The new 9th generation Intel processors include a better cooling system for the core with soldered STIM that offer direct contact of the core with the surface of the processor, an improvement expected by lovers of the overclock that will imply a substantial improvement when using any cooling method. On the other hand these processors integrate hardware protection for the two security holes Meltdown and Specter in their first variants, the new derived holes are still covered with software solutions that seem quite effective. As we see the models Core i5 and Core i7 lose the hyperthreading and only we have the physical cores.

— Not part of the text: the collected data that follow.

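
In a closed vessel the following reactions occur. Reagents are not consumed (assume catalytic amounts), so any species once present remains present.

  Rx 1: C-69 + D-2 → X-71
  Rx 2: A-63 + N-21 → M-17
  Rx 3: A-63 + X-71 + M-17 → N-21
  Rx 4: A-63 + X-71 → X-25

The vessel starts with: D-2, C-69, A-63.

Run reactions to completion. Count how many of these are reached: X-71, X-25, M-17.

C-69 and D-2 present → X-71 forms (Rx 1).
A-63 and X-71 present → X-25 forms (Rx 4).
X-71: reached.
X-25: reached.
M-17 would need A-63 and N-21 (Rx 2), but N-21 never forms.
Reached: X-71 and X-25 — 2 of the 3.

2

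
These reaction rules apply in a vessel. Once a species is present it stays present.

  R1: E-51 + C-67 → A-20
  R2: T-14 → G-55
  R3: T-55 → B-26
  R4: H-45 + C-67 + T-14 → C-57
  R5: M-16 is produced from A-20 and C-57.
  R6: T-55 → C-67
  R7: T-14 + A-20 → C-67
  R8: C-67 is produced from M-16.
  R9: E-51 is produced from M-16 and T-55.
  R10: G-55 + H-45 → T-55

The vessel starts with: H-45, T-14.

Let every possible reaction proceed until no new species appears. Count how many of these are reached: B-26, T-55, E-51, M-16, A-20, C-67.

T-14 present → G-55 forms (R2).
G-55 and H-45 present → T-55 forms (R10).
T-55 present → B-26 forms (R3).
T-55 present → C-67 forms (R6).
B-26: reached.
T-55: reached.
E-51 would need M-16 and T-55 (R9), but M-16 never forms.
M-16 would need A-20 and C-57 (R5), but A-20 never forms.
A-20 would need E-51 and C-67 (R1), but E-51 never forms.
C-67: reached.
Reached: B-26, T-55, and C-67 — 3 of the 6.

3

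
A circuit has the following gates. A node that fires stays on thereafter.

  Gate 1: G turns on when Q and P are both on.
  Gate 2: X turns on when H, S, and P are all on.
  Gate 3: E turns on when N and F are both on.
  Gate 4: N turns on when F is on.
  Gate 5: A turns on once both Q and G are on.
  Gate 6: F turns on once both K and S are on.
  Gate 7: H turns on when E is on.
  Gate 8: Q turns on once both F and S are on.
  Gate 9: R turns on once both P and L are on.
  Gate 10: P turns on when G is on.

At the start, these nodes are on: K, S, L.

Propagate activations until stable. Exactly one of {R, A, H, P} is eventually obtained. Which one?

K and S are on, so F turns on (Gate 6).
Gate 4: F on → N on.
Gate 3: N and F on → E on.
Gate 7: E on → H on.
R would need P and L (Gate 9), but P never turns on. A would need Q and G (Gate 5), but G never turns on. P would need G (Gate 10), but G never turns on.

H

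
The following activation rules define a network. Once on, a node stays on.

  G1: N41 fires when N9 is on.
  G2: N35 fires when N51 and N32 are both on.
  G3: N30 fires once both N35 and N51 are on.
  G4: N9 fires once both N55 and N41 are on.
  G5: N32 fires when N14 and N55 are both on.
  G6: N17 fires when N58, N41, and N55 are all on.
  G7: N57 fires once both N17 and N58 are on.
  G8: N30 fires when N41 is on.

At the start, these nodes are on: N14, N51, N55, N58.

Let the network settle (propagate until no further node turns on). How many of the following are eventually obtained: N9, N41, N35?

G5: N14 and N55 on → N32 on.
N51 and N32 are on, so N35 fires (G2).
N9 would need N55 and N41 (G4), but N41 never turns on.
N41 would need N9 (G1), but N9 never turns on.
N35: reached.
Reached: N35 — 1 of the 3.

1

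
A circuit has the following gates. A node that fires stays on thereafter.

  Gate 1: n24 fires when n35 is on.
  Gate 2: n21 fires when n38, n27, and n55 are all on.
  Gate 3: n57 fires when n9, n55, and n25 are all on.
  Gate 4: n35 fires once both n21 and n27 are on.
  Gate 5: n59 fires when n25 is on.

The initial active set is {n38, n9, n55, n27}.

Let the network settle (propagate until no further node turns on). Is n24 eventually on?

Yes

n38, n27, and n55 are on, so n21 fires (Gate 2).
Gate 4: n21 and n27 on → n35 on.
Gate 1: n35 on → n24 on.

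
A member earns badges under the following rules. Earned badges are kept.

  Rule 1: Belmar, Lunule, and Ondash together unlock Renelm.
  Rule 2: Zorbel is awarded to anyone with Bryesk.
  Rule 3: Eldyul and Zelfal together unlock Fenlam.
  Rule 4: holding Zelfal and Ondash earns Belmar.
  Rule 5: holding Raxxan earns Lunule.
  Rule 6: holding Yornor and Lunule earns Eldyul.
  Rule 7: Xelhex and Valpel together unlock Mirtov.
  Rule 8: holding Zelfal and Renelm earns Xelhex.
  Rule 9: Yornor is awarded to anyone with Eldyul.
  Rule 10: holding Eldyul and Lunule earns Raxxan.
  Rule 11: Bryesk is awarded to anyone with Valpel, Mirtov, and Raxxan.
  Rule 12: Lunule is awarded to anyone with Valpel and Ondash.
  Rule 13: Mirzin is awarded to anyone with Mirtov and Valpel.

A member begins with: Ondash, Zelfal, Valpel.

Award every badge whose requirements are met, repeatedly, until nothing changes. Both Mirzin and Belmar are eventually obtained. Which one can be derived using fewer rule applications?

Belmar

Belmar: With Zelfal and Ondash, Belmar is earned (Rule 4). [1 rule application]
Mirzin: With Valpel and Ondash, Lunule is earned (Rule 12). With Zelfal and Ondash, Belmar is earned (Rule 4). With Belmar, Lunule, and Ondash, Renelm is earned (Rule 1). With Zelfal and Renelm, Xelhex is earned (Rule 8). With Xelhex and Valpel, Mirtov is earned (Rule 7). With Mirtov and Valpel, Mirzin is earned (Rule 13). [6 rule applications]
Belmar needs fewer.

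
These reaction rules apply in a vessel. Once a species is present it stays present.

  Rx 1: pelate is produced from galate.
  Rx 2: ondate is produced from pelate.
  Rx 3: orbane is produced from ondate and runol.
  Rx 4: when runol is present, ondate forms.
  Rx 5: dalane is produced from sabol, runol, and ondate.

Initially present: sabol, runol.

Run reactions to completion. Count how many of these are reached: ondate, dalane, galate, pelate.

2

runol present → ondate forms (Rx 4).
sabol, runol, and ondate present → dalane forms (Rx 5).
ondate: reached.
dalane: reached.
No rule produces galate, and it is not given.
pelate would need galate (Rx 1), but galate never forms.
Reached: ondate and dalane — 2 of the 4.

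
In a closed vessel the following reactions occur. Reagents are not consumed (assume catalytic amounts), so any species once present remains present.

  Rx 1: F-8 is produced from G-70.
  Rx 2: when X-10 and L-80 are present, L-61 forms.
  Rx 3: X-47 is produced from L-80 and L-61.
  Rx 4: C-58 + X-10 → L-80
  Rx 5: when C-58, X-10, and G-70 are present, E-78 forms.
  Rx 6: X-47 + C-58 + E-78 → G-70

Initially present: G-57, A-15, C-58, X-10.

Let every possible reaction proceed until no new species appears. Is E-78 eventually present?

No

E-78 would need C-58, X-10, and G-70 (Rx 5), but G-70 never forms.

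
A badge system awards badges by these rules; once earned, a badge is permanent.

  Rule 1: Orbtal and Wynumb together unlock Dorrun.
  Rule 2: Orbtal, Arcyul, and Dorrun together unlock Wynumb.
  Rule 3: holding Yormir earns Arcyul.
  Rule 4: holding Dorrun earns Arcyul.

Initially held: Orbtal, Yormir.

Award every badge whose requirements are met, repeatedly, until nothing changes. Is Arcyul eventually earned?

Yes

With Yormir, Arcyul is earned (Rule 3).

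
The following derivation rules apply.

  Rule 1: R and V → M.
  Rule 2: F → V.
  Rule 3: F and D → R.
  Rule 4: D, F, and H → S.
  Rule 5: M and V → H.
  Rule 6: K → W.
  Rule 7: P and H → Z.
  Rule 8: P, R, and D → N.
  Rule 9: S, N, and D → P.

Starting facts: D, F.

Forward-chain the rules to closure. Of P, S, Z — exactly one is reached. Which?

S

From F and D, Rule 3 gives R.
F holds, so V follows (Rule 2).
From R and V, Rule 1 gives M.
From M and V, Rule 5 gives H.
D, F, and H hold, so S follows (Rule 4).
P would need S, N, and D (Rule 9), but N is never established. Z would need P and H (Rule 7), but P is never established.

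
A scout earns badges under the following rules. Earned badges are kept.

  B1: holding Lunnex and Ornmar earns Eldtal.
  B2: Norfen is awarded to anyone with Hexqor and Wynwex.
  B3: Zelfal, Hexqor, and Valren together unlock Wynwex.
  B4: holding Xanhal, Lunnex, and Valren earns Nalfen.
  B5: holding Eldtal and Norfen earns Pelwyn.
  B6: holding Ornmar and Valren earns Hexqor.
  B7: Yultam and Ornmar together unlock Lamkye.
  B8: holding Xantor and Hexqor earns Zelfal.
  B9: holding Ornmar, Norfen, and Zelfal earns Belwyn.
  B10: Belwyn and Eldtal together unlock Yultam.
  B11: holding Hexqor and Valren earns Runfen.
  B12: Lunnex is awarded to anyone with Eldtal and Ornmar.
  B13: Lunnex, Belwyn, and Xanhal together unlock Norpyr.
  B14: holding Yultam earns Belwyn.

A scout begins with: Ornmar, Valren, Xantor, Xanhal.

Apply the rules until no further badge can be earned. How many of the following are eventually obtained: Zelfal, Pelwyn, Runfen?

With Ornmar and Valren, Hexqor is earned (B6).
With Hexqor and Valren, Runfen is earned (B11).
With Xantor and Hexqor, Zelfal is earned (B8).
Zelfal: reached.
Pelwyn would need Eldtal and Norfen (B5), but Eldtal is never earned.
Runfen: reached.
Reached: Zelfal and Runfen — 2 of the 3.

2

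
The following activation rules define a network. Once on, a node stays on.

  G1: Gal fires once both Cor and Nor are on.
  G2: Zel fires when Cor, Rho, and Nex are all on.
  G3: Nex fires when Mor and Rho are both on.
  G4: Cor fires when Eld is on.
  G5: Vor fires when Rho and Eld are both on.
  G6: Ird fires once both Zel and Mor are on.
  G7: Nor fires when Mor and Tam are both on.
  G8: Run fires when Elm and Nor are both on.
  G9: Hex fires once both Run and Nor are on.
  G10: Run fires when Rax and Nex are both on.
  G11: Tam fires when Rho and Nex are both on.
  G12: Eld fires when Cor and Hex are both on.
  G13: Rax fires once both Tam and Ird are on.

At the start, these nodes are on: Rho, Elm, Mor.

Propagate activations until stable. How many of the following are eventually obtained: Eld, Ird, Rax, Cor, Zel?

Eld would need Cor and Hex (G12), but Cor never turns on.
Ird would need Zel and Mor (G6), but Zel never turns on.
Rax would need Tam and Ird (G13), but Ird never turns on.
Cor would need Eld (G4), but Eld never turns on.
Zel would need Cor, Rho, and Nex (G2), but Cor never turns on.
None of the 5 are reached.

0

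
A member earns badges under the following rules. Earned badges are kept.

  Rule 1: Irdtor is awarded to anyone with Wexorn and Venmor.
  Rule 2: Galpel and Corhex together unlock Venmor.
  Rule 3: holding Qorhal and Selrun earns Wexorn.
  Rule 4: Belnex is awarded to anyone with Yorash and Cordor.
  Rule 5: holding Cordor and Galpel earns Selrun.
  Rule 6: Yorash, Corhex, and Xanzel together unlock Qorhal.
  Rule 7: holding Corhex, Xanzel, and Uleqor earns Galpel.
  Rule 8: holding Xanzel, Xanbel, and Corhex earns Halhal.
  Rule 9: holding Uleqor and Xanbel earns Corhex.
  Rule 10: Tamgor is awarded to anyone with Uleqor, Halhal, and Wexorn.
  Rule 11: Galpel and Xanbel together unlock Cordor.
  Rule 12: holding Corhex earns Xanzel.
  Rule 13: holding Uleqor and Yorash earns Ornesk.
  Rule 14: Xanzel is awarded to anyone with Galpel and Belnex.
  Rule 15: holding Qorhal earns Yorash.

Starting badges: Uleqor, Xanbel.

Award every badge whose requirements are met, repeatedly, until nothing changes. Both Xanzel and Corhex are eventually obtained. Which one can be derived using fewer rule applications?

Corhex

Corhex: With Uleqor and Xanbel, Corhex is earned (Rule 9). [1 rule application]
Xanzel: With Uleqor and Xanbel, Corhex is earned (Rule 9). With Corhex, Xanzel is earned (Rule 12). [2 rule applications]
Corhex needs fewer.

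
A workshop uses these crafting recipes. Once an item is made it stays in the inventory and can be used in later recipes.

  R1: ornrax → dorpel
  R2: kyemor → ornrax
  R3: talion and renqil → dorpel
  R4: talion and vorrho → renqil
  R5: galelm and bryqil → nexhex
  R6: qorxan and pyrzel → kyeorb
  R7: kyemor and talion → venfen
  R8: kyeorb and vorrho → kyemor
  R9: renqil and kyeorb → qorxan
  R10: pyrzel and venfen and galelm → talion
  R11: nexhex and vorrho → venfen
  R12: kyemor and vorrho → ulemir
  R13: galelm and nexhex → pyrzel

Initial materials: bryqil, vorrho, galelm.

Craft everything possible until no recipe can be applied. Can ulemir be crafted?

No

ulemir would need kyemor and vorrho (R12), but kyemor is never obtained.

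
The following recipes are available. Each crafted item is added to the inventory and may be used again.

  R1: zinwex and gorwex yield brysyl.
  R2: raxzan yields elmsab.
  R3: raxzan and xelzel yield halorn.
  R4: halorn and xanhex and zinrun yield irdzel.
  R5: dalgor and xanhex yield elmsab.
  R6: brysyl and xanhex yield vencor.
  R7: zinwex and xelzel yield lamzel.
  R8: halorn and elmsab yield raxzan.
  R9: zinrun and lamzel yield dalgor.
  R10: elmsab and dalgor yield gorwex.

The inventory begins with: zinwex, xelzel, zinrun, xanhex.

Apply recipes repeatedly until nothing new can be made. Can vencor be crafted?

Yes

Using R7, zinwex and xelzel make lamzel.
zinrun and lamzel → dalgor (R9).
Using R5, dalgor and xanhex make elmsab.
Using R10, elmsab and dalgor make gorwex.
Using R1, zinwex and gorwex make brysyl.
brysyl and xanhex → vencor (R6).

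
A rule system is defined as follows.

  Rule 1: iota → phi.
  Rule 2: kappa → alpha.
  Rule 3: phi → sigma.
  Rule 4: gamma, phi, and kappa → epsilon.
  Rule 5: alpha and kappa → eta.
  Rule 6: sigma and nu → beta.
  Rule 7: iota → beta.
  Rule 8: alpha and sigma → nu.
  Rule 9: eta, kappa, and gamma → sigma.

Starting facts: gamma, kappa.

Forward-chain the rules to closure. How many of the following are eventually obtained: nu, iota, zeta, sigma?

2

From kappa, Rule 2 gives alpha.
From alpha and kappa, Rule 5 gives eta.
eta, kappa, and gamma hold, so sigma follows (Rule 9).
alpha and sigma hold, so nu follows (Rule 8).
nu: reached.
No rule produces iota, and it is not given.
No rule produces zeta, and it is not given.
sigma: reached.
Reached: nu and sigma — 2 of the 4.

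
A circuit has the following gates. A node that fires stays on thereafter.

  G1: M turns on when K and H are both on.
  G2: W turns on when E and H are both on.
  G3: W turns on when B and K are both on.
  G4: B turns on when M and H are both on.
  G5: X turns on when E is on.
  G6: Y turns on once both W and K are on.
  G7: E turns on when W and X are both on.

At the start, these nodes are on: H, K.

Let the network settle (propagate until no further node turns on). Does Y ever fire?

K and H are on, so M turns on (G1).
G4: M and H on → B on.
G3: B and K on → W on.
G6: W and K on → Y on.

Yes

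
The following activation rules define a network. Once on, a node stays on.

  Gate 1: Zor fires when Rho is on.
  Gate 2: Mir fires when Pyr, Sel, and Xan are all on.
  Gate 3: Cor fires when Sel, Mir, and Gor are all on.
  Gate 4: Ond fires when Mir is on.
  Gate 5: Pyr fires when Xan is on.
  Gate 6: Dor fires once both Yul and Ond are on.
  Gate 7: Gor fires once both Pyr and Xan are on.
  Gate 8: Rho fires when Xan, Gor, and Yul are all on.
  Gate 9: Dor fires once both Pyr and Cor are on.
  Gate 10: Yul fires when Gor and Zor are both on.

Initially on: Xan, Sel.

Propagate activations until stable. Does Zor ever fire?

Zor would need Rho (Gate 1), but Rho never turns on.

No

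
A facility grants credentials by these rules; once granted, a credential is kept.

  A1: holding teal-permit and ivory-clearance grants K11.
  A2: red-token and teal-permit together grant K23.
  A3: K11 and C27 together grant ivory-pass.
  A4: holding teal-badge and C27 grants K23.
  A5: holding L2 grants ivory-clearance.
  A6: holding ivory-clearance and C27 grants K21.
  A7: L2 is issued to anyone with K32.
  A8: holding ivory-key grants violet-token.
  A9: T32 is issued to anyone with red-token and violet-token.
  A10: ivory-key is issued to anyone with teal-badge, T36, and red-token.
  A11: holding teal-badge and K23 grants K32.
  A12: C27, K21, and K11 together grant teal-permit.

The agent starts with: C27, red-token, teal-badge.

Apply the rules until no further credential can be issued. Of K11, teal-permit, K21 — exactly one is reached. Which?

K21

Holding teal-badge and C27 grants K23 (A4).
Holding teal-badge and K23 grants K32 (A11).
Holding K32 grants L2 (A7).
Holding L2 grants ivory-clearance (A5).
Holding ivory-clearance and C27 grants K21 (A6).
K11 would need teal-permit and ivory-clearance (A1), but teal-permit is never granted. teal-permit would need C27, K21, and K11 (A12), but K11 is never granted.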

At the hardware level we have as a novelty the inclusion in the core of a Wifi AC adapter that allows manufacturers to integrate CNVi cards, we also have a native USB 3.1 Gen 2 connector, support for SDXC card reader, DP 1.4 video outputs and three other outputs DP 1.2, HDMI 1.4 and HDMI 2.0a with HDR support. At the graphic level we will have the same integrated GPU of the 8th generation Intel UHD Graphics 630, so in this aspect the progress is minimal. These new processors will be released to the market on October 19, yet there are still to be presented all the low-power processors that we hope will bring more interesting news.